BP vs. Apple: Great "Culture" Breeds Great PR

I’d love to say that every good media hit is the result of a PR genius, but I can’t. As BP has proven, the type of coverage a company receives or whether its products are revered by consumers is often beyond a publicist’s control.

It all starts with “culture.”

Let’s use baseball as an analogy - some teams have a winning culture and others have a losing one. Down 6-2 in the 9th inning last Sunday but with two men on, you just knew The New York Yankees were coming all the way back to win. And they did. But the Yankee culture doesn’t stop there. SportsCenter immediately followed the game and the first commercial aired featured “good-guy” Derek Jeter in a promo for the acclaimed TV series “Rescue Me".

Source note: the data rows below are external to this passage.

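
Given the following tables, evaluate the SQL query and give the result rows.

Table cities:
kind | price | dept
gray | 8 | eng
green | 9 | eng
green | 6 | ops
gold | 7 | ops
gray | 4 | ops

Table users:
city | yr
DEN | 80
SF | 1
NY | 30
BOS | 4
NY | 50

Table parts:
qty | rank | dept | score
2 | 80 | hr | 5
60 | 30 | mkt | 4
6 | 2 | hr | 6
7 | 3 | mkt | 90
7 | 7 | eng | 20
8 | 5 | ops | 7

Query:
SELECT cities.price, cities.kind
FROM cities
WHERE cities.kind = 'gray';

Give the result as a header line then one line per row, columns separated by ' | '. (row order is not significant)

After WHERE (2 rows):
cities.kind | cities.price | cities.dept
gray | 8 | eng
gray | 4 | ops
After SELECT (2 rows):
cities.price | cities.kind
8 | gray
4 | gray

== RESULT ==
cities.price | cities.kind
8 | gray
4 | gray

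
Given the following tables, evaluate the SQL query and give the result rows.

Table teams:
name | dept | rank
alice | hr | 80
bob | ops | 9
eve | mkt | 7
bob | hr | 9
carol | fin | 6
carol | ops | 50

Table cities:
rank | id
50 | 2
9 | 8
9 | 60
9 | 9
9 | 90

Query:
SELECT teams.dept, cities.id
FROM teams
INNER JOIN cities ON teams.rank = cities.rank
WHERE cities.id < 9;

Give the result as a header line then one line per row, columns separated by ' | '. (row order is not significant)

== RESULT ==
teams.dept | cities.id
ops | 8
hr | 8
ops | 2

Derivation:
After JOIN cities (9 rows):
teams.name | teams.dept | teams.rank | cities.rank | cities.id
bob | ops | 9 | 9 | 8
bob | ops | 9 | 9 | 60
bob | ops | 9 | 9 | 9
bob | ops | 9 | 9 | 90
bob | hr | 9 | 9 | 8
bob | hr | 9 | 9 | 60
bob | hr | 9 | 9 | 9
bob | hr | 9 | 9 | 90
carol | ops | 50 | 50 | 2
After WHERE (3 rows):
teams.name | teams.dept | teams.rank | cities.rank | cities.id
bob | ops | 9 | 9 | 8
bob | hr | 9 | 9 | 8
carol | ops | 50 | 50 | 2
After SELECT (3 rows):
teams.dept | cities.id
ops | 8
hr | 8
ops | 2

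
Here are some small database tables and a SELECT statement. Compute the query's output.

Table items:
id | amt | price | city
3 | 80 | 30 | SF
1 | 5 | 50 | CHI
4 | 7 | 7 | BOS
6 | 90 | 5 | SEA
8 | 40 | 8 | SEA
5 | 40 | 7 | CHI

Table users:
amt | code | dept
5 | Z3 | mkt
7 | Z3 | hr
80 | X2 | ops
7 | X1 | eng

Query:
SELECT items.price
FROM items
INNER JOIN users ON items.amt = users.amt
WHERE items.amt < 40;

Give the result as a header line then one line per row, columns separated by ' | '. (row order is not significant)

After JOIN users (4 rows):
items.id | items.amt | items.price | items.city | users.amt | users.code | users.dept
3 | 80 | 30 | SF | 80 | X2 | ops
1 | 5 | 50 | CHI | 5 | Z3 | mkt
4 | 7 | 7 | BOS | 7 | Z3 | hr
4 | 7 | 7 | BOS | 7 | X1 | eng
After WHERE (3 rows):
items.id | items.amt | items.price | items.city | users.amt | users.code | users.dept
1 | 5 | 50 | CHI | 5 | Z3 | mkt
4 | 7 | 7 | BOS | 7 | Z3 | hr
4 | 7 | 7 | BOS | 7 | X1 | eng
After SELECT (3 rows):
items.price
50
7
7

== RESULT ==
items.price
50
7
7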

With JayZ’s “Empire State of Mind” playing in the background, Yankee-Nation and its positive culture was in all its glory.

Conversely, consider the plight of the Pittsburgh Pirates. Already a lifeless laughingstock franchise, team executives recently incited enormous fan outrage after firing their giant Pierogi mascot racer. Why? He posted a critical comment to a friend on Facebook about the team’s umpteenth straight losing season. Last I checked post “Pierogi-Gate,” the Pirates were still losing more games.

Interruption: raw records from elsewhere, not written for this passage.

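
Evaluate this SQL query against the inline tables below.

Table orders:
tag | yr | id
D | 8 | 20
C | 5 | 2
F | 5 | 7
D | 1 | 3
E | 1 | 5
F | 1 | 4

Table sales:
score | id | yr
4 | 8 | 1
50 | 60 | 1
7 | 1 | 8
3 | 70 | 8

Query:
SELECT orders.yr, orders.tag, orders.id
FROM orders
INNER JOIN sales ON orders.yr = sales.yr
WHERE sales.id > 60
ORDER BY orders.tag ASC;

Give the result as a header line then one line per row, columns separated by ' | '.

After JOIN sales (8 rows):
orders.tag | orders.yr | orders.id | sales.score | sales.id | sales.yr
D | 8 | 20 | 7 | 1 | 8
D | 8 | 20 | 3 | 70 | 8
D | 1 | 3 | 4 | 8 | 1
D | 1 | 3 | 50 | 60 | 1
E | 1 | 5 | 4 | 8 | 1
E | 1 | 5 | 50 | 60 | 1
F | 1 | 4 | 4 | 8 | 1
F | 1 | 4 | 50 | 60 | 1
After WHERE (1 rows):
orders.tag | orders.yr | orders.id | sales.score | sales.id | sales.yr
D | 8 | 20 | 3 | 70 | 8
After SELECT (1 rows):
orders.yr | orders.tag | orders.id
8 | D | 20
After ORDER BY (1 rows):
orders.yr | orders.tag | orders.id
8 | D | 20

== RESULT ==
orders.yr | orders.tag | orders.id
8 | D | 20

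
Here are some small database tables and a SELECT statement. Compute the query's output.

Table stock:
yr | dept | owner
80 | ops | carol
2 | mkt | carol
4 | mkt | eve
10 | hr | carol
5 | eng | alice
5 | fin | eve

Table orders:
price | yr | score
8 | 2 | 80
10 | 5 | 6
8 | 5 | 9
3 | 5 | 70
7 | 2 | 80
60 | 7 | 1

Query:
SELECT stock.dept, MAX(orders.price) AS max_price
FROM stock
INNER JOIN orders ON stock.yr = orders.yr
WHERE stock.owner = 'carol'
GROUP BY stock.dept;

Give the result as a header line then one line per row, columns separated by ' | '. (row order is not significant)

After JOIN orders (8 rows):
stock.yr | stock.dept | stock.owner | orders.price | orders.yr | orders.score
2 | mkt | carol | 8 | 2 | 80
2 | mkt | carol | 7 | 2 | 80
5 | eng | alice | 10 | 5 | 6
5 | eng | alice | 8 | 5 | 9
5 | eng | alice | 3 | 5 | 70
5 | fin | eve | 10 | 5 | 6
5 | fin | eve | 8 | 5 | 9
5 | fin | eve | 3 | 5 | 70
After WHERE (2 rows):
stock.yr | stock.dept | stock.owner | orders.price | orders.yr | orders.score
2 | mkt | carol | 8 | 2 | 80
2 | mkt | carol | 7 | 2 | 80
After GROUP BY (1 rows):
stock.dept | max_price
mkt | 8

== RESULT ==
stock.dept | max_price
mkt | 8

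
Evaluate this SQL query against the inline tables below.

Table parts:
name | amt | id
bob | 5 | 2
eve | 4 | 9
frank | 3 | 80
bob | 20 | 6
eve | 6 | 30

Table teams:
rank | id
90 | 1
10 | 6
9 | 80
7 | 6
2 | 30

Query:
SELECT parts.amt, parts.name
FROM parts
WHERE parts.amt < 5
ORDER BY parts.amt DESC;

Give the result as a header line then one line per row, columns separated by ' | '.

== RESULT ==
parts.amt | parts.name
4 | eve
3 | frank

Derivation:
After WHERE (2 rows):
parts.name | parts.amt | parts.id
eve | 4 | 9
frank | 3 | 80
After SELECT (2 rows):
parts.amt | parts.name
4 | eve
3 | frank
After ORDER BY (2 rows):
parts.amt | parts.name
4 | eve
3 | frank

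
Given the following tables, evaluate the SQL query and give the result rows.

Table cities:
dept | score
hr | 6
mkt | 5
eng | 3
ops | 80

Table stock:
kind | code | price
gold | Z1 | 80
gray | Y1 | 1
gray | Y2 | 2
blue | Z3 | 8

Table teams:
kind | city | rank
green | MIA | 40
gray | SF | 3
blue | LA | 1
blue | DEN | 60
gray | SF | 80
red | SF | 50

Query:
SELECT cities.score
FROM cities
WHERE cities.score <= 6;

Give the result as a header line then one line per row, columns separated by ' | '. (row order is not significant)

== RESULT ==
cities.score
6
5
3

Derivation:
After WHERE (3 rows):
cities.dept | cities.score
hr | 6
mkt | 5
eng | 3
After SELECT (3 rows):
cities.score
6
5
3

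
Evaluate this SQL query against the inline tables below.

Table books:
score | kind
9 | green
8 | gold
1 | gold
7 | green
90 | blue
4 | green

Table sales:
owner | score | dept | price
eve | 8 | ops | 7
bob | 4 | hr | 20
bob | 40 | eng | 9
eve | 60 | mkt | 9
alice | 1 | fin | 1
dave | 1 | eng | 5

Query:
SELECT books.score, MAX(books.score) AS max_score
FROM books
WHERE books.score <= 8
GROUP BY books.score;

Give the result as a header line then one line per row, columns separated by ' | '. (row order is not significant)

== RESULT ==
books.score | max_score
8 | 8
1 | 1
7 | 7
4 | 4

Derivation:
After WHERE (4 rows):
books.score | books.kind
8 | gold
1 | gold
7 | green
4 | green
After GROUP BY (4 rows):
books.score | max_score
8 | 8
1 | 1
7 | 7
4 | 4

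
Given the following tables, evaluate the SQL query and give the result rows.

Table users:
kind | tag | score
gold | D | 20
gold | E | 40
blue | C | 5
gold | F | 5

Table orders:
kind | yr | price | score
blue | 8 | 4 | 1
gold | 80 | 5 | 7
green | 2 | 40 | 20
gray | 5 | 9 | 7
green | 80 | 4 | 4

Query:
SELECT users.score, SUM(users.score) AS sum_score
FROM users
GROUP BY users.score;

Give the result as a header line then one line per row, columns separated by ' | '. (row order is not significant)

== RESULT ==
users.score | sum_score
20 | 20
40 | 40
5 | 10

Derivation:
After GROUP BY (3 rows):
users.score | sum_score
20 | 20
40 | 40
5 | 10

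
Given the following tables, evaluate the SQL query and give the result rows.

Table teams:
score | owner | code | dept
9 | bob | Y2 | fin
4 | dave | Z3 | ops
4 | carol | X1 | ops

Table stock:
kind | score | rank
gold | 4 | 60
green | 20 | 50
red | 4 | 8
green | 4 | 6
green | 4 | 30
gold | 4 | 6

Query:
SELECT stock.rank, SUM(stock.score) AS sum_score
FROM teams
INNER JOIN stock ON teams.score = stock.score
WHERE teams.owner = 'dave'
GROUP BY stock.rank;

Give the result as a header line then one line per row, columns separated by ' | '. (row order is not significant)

== RESULT ==
stock.rank | sum_score
60 | 4
8 | 4
6 | 8
30 | 4

Derivation:
After JOIN stock (10 rows):
teams.score | teams.owner | teams.code | teams.dept | stock.kind | stock.score | stock.rank
4 | dave | Z3 | ops | gold | 4 | 60
4 | dave | Z3 | ops | red | 4 | 8
4 | dave | Z3 | ops | green | 4 | 6
4 | dave | Z3 | ops | green | 4 | 30
4 | dave | Z3 | ops | gold | 4 | 6
4 | carol | X1 | ops | gold | 4 | 60
4 | carol | X1 | ops | red | 4 | 8
4 | carol | X1 | ops | green | 4 | 6
4 | carol | X1 | ops | green | 4 | 30
4 | carol | X1 | ops | gold | 4 | 6
After WHERE (5 rows):
teams.score | teams.owner | teams.code | teams.dept | stock.kind | stock.score | stock.rank
4 | dave | Z3 | ops | gold | 4 | 60
4 | dave | Z3 | ops | red | 4 | 8
4 | dave | Z3 | ops | green | 4 | 6
4 | dave | Z3 | ops | green | 4 | 30
4 | dave | Z3 | ops | gold | 4 | 6
After GROUP BY (4 rows):
stock.rank | sum_score
60 | 4
8 | 4
6 | 8
30 | 4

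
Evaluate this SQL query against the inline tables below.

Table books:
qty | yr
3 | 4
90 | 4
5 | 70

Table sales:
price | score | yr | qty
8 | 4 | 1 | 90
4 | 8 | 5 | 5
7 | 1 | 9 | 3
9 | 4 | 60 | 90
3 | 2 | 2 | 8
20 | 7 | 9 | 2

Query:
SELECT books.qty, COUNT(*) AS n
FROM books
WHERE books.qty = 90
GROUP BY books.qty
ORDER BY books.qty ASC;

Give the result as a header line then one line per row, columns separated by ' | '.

== RESULT ==
books.qty | n
90 | 1

Derivation:
After WHERE (1 rows):
books.qty | books.yr
90 | 4
After GROUP BY (1 rows):
books.qty | n
90 | 1
After ORDER BY (1 rows):
books.qty | n
90 | 1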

Things like that are not coincidental – they reflect a culture.

Were you really shocked that BP’s CEO bolted his Washington, DC grilling for a yacht race the next day in England? Or that BP’s in-house magazine reported the oil spill was a blessing in disguise because Gulf region hotels were suddenly packed with thousands of clean-up workers? Or the infamous Freudian Slip about caring for the “small people”?

The best PR guru in the world couldn’t have saved BP because the company was way too entrenched in a “Culture of Arrogance.” It’s hard to change negative culture overnight. Go ask the Pittsburgh Pirates.

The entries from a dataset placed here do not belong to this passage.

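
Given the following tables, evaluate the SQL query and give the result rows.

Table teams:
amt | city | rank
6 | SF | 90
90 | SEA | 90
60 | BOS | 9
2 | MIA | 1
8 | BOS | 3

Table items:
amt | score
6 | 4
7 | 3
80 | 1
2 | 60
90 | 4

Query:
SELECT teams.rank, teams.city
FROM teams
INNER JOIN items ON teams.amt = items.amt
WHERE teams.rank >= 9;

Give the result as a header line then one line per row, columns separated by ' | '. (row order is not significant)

== RESULT ==
teams.rank | teams.city
90 | SF
90 | SEA

Derivation:
After JOIN items (3 rows):
teams.amt | teams.city | teams.rank | items.amt | items.score
6 | SF | 90 | 6 | 4
90 | SEA | 90 | 90 | 4
2 | MIA | 1 | 2 | 60
After WHERE (2 rows):
teams.amt | teams.city | teams.rank | items.amt | items.score
6 | SF | 90 | 6 | 4
90 | SEA | 90 | 90 | 4
After SELECT (2 rows):
teams.rank | teams.city
90 | SF
90 | SEA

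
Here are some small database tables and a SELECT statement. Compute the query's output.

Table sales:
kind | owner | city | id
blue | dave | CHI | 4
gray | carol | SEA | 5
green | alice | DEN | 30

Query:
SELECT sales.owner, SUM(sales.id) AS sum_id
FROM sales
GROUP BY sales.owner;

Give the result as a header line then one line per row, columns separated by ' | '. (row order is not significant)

== RESULT ==
sales.owner | sum_id
dave | 4
carol | 5
alice | 30

Derivation:
After GROUP BY (3 rows):
sales.owner | sum_id
dave | 4
carol | 5
alice | 30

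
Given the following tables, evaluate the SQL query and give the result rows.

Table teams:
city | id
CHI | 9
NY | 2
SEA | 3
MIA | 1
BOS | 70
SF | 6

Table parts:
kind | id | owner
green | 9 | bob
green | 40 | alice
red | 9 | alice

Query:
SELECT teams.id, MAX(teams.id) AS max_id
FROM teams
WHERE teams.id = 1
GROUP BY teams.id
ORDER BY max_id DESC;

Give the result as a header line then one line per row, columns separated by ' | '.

== RESULT ==
teams.id | max_id
1 | 1

Derivation:
After WHERE (1 rows):
teams.city | teams.id
MIA | 1
After GROUP BY (1 rows):
teams.id | max_id
1 | 1
After ORDER BY (1 rows):
teams.id | max_id
1 | 1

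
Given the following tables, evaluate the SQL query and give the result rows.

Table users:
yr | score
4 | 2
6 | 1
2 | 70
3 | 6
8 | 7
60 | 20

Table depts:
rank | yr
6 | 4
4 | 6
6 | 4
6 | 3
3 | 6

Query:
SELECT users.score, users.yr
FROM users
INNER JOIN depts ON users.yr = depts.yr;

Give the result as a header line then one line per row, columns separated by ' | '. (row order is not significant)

After JOIN depts (5 rows):
users.yr | users.score | depts.rank | depts.yr
4 | 2 | 6 | 4
4 | 2 | 6 | 4
6 | 1 | 4 | 6
6 | 1 | 3 | 6
3 | 6 | 6 | 3
After SELECT (5 rows):
users.score | users.yr
2 | 4
2 | 4
1 | 6
1 | 6
6 | 3

== RESULT ==
users.score | users.yr
2 | 4
2 | 4
1 | 6
1 | 6
6 | 3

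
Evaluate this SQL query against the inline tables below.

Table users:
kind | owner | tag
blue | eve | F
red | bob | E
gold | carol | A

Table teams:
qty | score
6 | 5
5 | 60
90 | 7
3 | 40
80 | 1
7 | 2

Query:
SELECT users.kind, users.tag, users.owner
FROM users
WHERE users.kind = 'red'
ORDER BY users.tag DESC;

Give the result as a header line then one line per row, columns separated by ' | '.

== RESULT ==
users.kind | users.tag | users.owner
red | E | bob

Derivation:
After WHERE (1 rows):
users.kind | users.owner | users.tag
red | bob | E
After SELECT (1 rows):
users.kind | users.tag | users.owner
red | E | bob
After ORDER BY (1 rows):
users.kind | users.tag | users.owner
red | E | bob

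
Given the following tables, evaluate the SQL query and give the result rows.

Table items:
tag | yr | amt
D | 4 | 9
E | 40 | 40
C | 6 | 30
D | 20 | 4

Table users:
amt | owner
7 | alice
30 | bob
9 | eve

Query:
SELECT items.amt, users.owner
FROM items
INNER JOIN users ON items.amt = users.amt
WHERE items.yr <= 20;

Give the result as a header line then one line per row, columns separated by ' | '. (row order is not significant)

After JOIN users (2 rows):
items.tag | items.yr | items.amt | users.amt | users.owner
D | 4 | 9 | 9 | eve
C | 6 | 30 | 30 | bob
After WHERE (2 rows):
items.tag | items.yr | items.amt | users.amt | users.owner
D | 4 | 9 | 9 | eve
C | 6 | 30 | 30 | bob
After SELECT (2 rows):
items.amt | users.owner
9 | eve
30 | bob

== RESULT ==
items.amt | users.owner
9 | eve
30 | bob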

On the other side of the corporate culture universe is Apple. From its savvy, in-control CEO to the endless possibilities, competence and excitement felt when in one of their stores, Apple operates in a culture where it can do no wrong – even if the technology doesn’t work.

When the site to order iPhones crashed, Apple responded with a powerful curve ball and delivered a surprise percentage of phones to consumers a day early. All of a sudden, it was Christmas in June. And after reception problems erupted among new 4G customers and consumed blogs worldwide, it was leaked yesterday that Apple may give Verizon a shot at the iPhone come January. Ouch, AT&T. Coincidence? Those things never are. I think it’s a true stroke of brilliance from a “Culture of Brilliance.”

Ever notice how positive business cultures are copied? It happens all the time in the National Football League to The New England Patriots. Last week, it happened to Apple when Microsoft opened a copycat store right next door in San Diego’s Fashion Valley Mall.

So while a good publicist can be a huge help to your business, my job is a whole lot easier with a great corporate culture behind me.